A vast pool of lineage-specific microproteins encoded by long non-coding RNAs in plants

Small open reading frames (smORF), sequences less than 100 codons, were previously considered as non-functional or junk DNA. More recently, studies have shown that some smORFs that are located on long noncoding RNAs (lncRNAs) encode functional microproteins that play important roles in different cellular processes. This study investigated the functions and evolution of smORFs present in lncRNAs in the moss, Physcomitrium patens.

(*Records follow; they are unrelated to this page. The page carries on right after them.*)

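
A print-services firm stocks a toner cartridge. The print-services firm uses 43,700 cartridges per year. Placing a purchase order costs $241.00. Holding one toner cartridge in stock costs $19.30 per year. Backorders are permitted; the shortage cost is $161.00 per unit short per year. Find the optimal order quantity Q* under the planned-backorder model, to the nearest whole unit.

Q* ≈ 1,106 cartridges

With planned backorders, Q* = √(2DS/H) · √((H+B)/B).
√(2DS/H) = √(2 × 43,700 × 241 / 19.3) = 1044.686.
√((H+B)/B) = √((19.3+161)/161) = 1.0582.
Q* ≈ 1105.530.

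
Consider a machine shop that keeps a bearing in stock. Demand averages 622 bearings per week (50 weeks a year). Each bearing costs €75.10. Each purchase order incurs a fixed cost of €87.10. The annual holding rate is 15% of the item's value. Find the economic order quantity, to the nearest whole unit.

Annual demand D = 622 × 50 = 31,100.
Holding cost H = 0.15 × €75.10 = €11.2650 per unit per year.
EOQ = √(2DS / H) = √(2 × 31,100 × 87.1 / 11.265).
= √(5,417,620 / 11.265) = √480,924.9889 ≈ 693.488.

Q* ≈ 693 bearings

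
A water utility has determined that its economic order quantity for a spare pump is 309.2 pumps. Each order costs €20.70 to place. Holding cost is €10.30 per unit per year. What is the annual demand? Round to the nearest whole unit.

Invert the EOQ relation Q*² = 2DS/H.
From Q* = √(2DS/H): D = Q*²H / (2S) = 309.2² × 10.3 / (2 × 20.7) = 23785.695.

D ≈ 23,786 pumps per year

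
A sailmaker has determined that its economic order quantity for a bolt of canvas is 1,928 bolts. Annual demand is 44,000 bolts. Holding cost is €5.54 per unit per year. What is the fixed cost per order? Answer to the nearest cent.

Squaring Q* = √(2DS/H) gives Q*² = 2DS/H.
From Q* = √(2DS/H): S = Q*²H / (2D) = 1,928² × 5.54 / (2 × 44,000) = 234.0136.

S ≈ €234.01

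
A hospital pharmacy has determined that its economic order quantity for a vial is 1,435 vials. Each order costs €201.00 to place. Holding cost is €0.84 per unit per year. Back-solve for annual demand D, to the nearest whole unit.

D ≈ 4,303 vials per year

The basic EOQ model gives Q* = √(2DS/H); rearrange for the unknown.
From Q* = √(2DS/H): D = Q*²H / (2S) = 1,435² × 0.84 / (2 × 201) = 4302.858.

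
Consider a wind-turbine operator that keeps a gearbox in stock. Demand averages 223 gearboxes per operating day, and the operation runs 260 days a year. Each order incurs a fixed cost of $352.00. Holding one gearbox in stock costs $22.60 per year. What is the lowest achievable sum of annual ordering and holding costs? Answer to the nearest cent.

TC* ≈ $30,372.44

Annual demand D = 223 × 260 = 57,980.
The optimal lot size = √(2DS/H) = √(2 × 57,980 × 352 / 22.6) ≈ 1343.91.
At the optimum the two cost components are equal, so total cost = 2·(Q*/2)H = Q*·H.
Minimum total = √(2DSH) = √(2 × 57,980 × 352 × 22.6) ≈ 30372.438.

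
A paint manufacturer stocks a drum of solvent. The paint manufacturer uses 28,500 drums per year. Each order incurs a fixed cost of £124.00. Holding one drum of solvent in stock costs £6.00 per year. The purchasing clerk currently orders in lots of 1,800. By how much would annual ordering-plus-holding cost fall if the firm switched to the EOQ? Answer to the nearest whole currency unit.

Extra cost ≈ £851 per year

EOQ = √(2DS/H) = √(2 × 28,500 × 124 / 6) ≈ 1085.36.
Cost at Q* = (D/Q*)S + (Q*/2)H = √(2DSH) ≈ £6,512.14.
Cost at Q = 1,800: (28,500/1,800)×124 + (1,800/2)×6 = £1,963.33 + £5,400.00 = £7,363.33.
Excess = £7,363.33 − £6,512.14 = £851.19.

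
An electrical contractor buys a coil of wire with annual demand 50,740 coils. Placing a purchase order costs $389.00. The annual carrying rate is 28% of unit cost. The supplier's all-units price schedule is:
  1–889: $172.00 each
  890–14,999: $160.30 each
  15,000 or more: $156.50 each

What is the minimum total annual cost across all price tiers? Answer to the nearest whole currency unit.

TC* ≈ $8,175,715

Holding cost per unit per year at price C is H = 0.28·C.
Evaluate total cost at each tier's feasible EOQ or, if the EOQ is below the tier, at the tier's minimum quantity.
Tier 1 ($172.00): EOQ = 905.4 exceeds tier's upper bound 889, so this tier is dominated.
EOQ at $160.30 = 937.8 (feasible in tier 2): TC = 50,740×$160.30 + (50,740/937.8)×389 + (937.8/2)×0.28×$160.30 = $8,175,715.09.
EOQ at $156.50 = 949.1 < 15000, so use break Q=15000: TC = 50,740×$156.50 + (50,740/15000.0)×389 + (15000.0/2)×0.28×$156.50 = $8,270,775.86.
Lowest total cost among the candidates is at Q = 937.8.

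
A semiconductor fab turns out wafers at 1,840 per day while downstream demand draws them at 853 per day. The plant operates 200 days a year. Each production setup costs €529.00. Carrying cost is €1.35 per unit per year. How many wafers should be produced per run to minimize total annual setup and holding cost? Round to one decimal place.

Q* ≈ 15,787.6 wafers

Annual demand D = 853 × 200 = 170,600.
Production build-up factor (1 − d/p) = 1 − 853/1,840 = 0.5364.
Q* = √(2DS / (H(1 − d/p))) = √(2 × 170,600 × 529 / (1.35 × 0.5364)).
= √(180,494,800 / 0.7242) ≈ 15787.589.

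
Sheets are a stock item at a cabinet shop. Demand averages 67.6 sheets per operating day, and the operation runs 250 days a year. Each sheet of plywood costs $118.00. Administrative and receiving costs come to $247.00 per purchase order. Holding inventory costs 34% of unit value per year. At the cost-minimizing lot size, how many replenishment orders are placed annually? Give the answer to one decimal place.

N ≈ 37.0 orders per year

Annual demand D = 67.6 × 250 = 16,900.
Holding cost H = 0.34 × $118.00 = $40.1200 per unit per year.
Q* = √(2DS/H) = √(2 × 16,900 × 247 / 40.12) ≈ 456.17.
Orders per year = D / Q* = 16,900 / 456.17 ≈ 37.048.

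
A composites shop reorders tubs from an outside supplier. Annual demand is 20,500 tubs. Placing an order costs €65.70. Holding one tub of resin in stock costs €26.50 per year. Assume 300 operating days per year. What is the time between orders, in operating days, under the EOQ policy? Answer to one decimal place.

T ≈ 4.7 days

The optimal lot size = √(2DS/H) = √(2 × 20,500 × 65.7 / 26.5) ≈ 318.82.
Cycle time = Q*/D × 300 = 318.82 / 20,500 × 300 ≈ 4.666 days.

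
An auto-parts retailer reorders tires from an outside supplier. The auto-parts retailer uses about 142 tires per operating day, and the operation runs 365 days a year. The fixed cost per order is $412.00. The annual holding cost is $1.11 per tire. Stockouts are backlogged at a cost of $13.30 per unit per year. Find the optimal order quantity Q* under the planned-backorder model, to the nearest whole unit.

Annual demand D = 142 × 365 = 51,830.
With planned backorders, Q* = √(2DS/H) · √((H+B)/B).
√(2DS/H) = √(2 × 51,830 × 412 / 1.11) = 6202.871.
√((H+B)/B) = √((1.11+13.3)/13.3) = 1.0409.
Q* ≈ 6456.526.

Q* ≈ 6,457 tires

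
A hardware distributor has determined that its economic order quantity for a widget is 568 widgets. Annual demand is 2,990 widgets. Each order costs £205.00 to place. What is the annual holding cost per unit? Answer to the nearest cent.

H ≈ £3.80

The basic EOQ model gives Q* = √(2DS/H); rearrange for the unknown.
From Q* = √(2DS/H): H = 2DS / Q*² = 2 × 2,990 × 205 / 568² = 3.7998.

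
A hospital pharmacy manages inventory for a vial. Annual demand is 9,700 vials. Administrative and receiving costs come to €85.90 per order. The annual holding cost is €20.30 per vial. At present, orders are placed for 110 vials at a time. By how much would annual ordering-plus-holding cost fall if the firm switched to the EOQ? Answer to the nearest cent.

Extra cost ≈ €2,875.04 per year

EOQ = √(2DS/H) = √(2 × 9,700 × 85.9 / 20.3) ≈ 286.52.
Cost at Q* = (D/Q*)S + (Q*/2)H = √(2DSH) ≈ €5,816.28.
Cost at Q = 110: (9,700/110)×85.9 + (110/2)×20.3 = €7,574.82 + €1,116.50 = €8,691.32.
Excess = €8,691.32 − €5,816.28 = €2,875.04.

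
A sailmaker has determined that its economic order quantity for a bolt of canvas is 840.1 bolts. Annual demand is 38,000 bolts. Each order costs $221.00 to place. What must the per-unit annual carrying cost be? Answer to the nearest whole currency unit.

Squaring Q* = √(2DS/H) gives Q*² = 2DS/H.
From Q* = √(2DS/H): H = 2DS / Q*² = 2 × 38,000 × 221 / 840.1² = 23.7982.

H ≈ $24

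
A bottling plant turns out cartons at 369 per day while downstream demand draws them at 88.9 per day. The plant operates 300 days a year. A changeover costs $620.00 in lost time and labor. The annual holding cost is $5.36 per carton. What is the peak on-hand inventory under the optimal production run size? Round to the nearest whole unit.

Annual demand D = 88.9 × 300 = 26,670.
Production build-up factor (1 − d/p) = 1 − 88.9/369 = 0.7591.
Q* = √(2DS / (H(1 − d/p))) = √(2 × 26,670 × 620 / (5.36 × 0.7591)).
= √(33,070,800 / 4.0687) ≈ 2850.996.
Maximum inventory = Q*(1 − d/p) = 2850.996 × 0.7591 ≈ 2164.130.

I_max ≈ 2,164 cartons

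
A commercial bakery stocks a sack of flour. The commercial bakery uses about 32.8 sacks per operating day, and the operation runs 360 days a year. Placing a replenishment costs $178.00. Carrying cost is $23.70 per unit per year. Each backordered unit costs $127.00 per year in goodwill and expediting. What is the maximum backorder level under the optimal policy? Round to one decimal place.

Annual demand D = 32.8 × 360 = 11,808.
With planned backorders, Q* = √(2DS/H) · √((H+B)/B).
√(2DS/H) = √(2 × 11,808 × 178 / 23.7) = 421.152.
√((H+B)/B) = √((23.7+127)/127) = 1.0893.
Q* ≈ 458.769.
S* = Q* · H/(H+B) = 458.769 × 23.7/150.7 ≈ 72.149.

S* ≈ 72.1 sacks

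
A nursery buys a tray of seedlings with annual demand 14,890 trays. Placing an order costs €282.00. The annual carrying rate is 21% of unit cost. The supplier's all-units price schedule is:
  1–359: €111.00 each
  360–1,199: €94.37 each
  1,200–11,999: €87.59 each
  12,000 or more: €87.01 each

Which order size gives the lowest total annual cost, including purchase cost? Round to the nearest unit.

Q* ≈ 1,200 trays

Holding cost per unit per year at price C is H = 0.21·C.
For each price level, check whether its EOQ is feasible; otherwise the best quantity at that price is the breakpoint.
Tier 1 (€111.00): EOQ = 600.2 exceeds tier's upper bound 359, so this tier is dominated.
EOQ at €94.37 = 651.0 (feasible in tier 2): TC = 14,890×€94.37 + (14,890/651.0)×282 + (651.0/2)×0.21×€94.37 = €1,418,070.01.
EOQ at €87.59 = 675.7 < 1200, so use break Q=1200: TC = 14,890×€87.59 + (14,890/1200.0)×282 + (1200.0/2)×0.21×€87.59 = €1,318,750.59.
EOQ at €87.01 = 677.9 < 12000, so use break Q=12000: TC = 14,890×€87.01 + (14,890/12000.0)×282 + (12000.0/2)×0.21×€87.01 = €1,405,561.42.
Lowest total cost is €1,318,750.59 at Q = 1200.0.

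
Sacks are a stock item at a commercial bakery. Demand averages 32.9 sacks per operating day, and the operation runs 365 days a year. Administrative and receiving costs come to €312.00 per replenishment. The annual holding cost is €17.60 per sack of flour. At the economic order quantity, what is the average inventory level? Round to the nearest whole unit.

Average inventory ≈ 326 sacks

Annual demand D = 32.9 × 365 = 12,008.5.
EOQ = √(2DS/H) = √(2 × 12,008.5 × 312 / 17.6) ≈ 652.50.
Average inventory = Q*/2 ≈ 652.50 / 2 = 326.250.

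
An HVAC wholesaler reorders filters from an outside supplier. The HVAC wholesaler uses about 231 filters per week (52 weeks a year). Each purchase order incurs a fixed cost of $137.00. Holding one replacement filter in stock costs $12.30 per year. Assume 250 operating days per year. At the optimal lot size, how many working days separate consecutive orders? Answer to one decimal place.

Annual demand D = 231 × 52 = 12,012.
EOQ = √(2DS/H) = √(2 × 12,012 × 137 / 12.3) ≈ 517.29.
Cycle time = Q*/D × 250 = 517.29 / 12,012 × 250 ≈ 10.766 days.

T ≈ 10.8 days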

The researchers analysed the smORFs conservation across plant taxa using the lncRNAs from P. patens as a reference set. They identified thousands of evolutionarily conserved smORFs, however they observed a rapid decline in conservation of smORFs at the transition from mosses to other plant linages. In contrast, annotated proteins were more conserved than smORFs across these lineages. Comparative analysis of nucleotide pairwise alignments between P. patens and Physcomitrium sp. showed that the distribution of evolutionary rates between lncRNAs and mRNAS were markedly different, with mRNAs evolving significantly slower. Analysing smORFs in lncRNAs with overlapping conserved regions P. patens and Physcomitrium sp. revealed that the large proportion of highly conserved smORFs were found in only a small number of moss species, suggesting that a percentage of the smORFs encode lineage and/or species-specific peptides/microproteins. The authors propose that the existence of a group of smORFs are maintained by selection in species and lineage specific organisms. Using nanopore RNA sequencing, they showed that the transcriptional level of conserved smORFs is higher than non-conserved smORFs. These studies were followed by mass spectrometry to identify 195 translated smORFs, 82 of which were novel species-specific sequences. They went on to investigate a smORF encoded peptide PSEP3 and showed that overexpression resulted in considerable changes in the moss proteome and increased cell death. Taken together, smORFs are diverse and appear to have an important role in the plant proteome. Future studies may reveal exciting functionalities of these short open reading frames. 

How was PEAKS used?

For analysis of smORF translation, 5 peptidomic sets were analysed. The tandem mass spectra from the peptidomic samples were searched individually with PEAKS Studio 8.0 against a custom database containing 32 926 proteins from annotated genes of the moss genome, 85 chloroplast proteins, 42 moss mitochondrial proteins and predicted smORF peptides. The search parameters were set with a fragmentation mass tolerance of 0.05 Da and a parent ion tolerance of 10 ppm. The results were filtered by a 1% false discovery rate (FDR) and with a significance threshold of 20. For quantification analysis, protein was extracted and labelled from wild type and mutant lines with PSEP3 knockout or overexpression. The raw data files from LC-MS/MS were analysed by PEAKS Studio 8.0. A database search was performed with a custom database built from Phytozome proteomic database combined with chloroplast and mitochondrial proteins with a fragmentation mass tolerance of 0.05 Da, a parent ion tolerance of 10 ppm, carbamidomethylation as a fixed modification, and oxidation (M) and deamidation (NQ) as variable modifications. The results were filtered by a 1% FDR. PEAKS Q was used for iTRAQ quantification and normalisation was performed using the average abundance across all peptides. Differentially expressed proteins were considered if their fold change was greater than 1.2 and above a significance threshold of 20. 

Fesenko I, Shabalina SA, Mamaeva A, Knyazev A, Glushkevich A, Lyapina I, Ziganshin R, Kovalchuk S, Kharlampieva D, Lazarev V, Taliansky M, Koonin EV. A vast pool of lineage-specific microproteins encoded by long non-coding RNAs in plants. Nucleic Acids Res. 2021 Oct 11;49(18):10328-10346. doi:10.1093/nar/gkab816. PMID: 34570232; PMCID: PMC8501992.

Abstract

Pervasive transcription of eukaryotic genomes results in expression of long non-coding RNAs (lncRNAs) most of which are poorly conserved in evolution and appear to be non-functional. However, some lncRNAs have been shown to perform specific functions, in particular, transcription regulation. Thousands of small open reading frames (smORFs, <100 codons) located on lncRNAs potentially might be translated into peptides or microproteins. We report a comprehensive analysis of the conservation and evolutionary trajectories of lncRNAs-smORFs from the moss Physcomitrium patens across transcriptomes of 479 plant species. Although thousands of smORFs are subject to substantial purifying selection, the majority of the smORFs appear to be evolutionary young and could represent a major pool for functional innovation. Using nanopore RNA sequencing, we show that, on average, the transcriptional level of conserved smORFs is higher than that of non-conserved smORFs. Proteomic analysis confirmed translation of 82 novel species-specific smORFs. Numerous conserved smORFs containing low complexity regions (LCRs) or transmembrane domains were identified, the biological functions of a selected LCR-smORF were demonstrated experimentally. Thus, microproteins encoded by smORFs are a major, functionally diverse component of the plant proteome.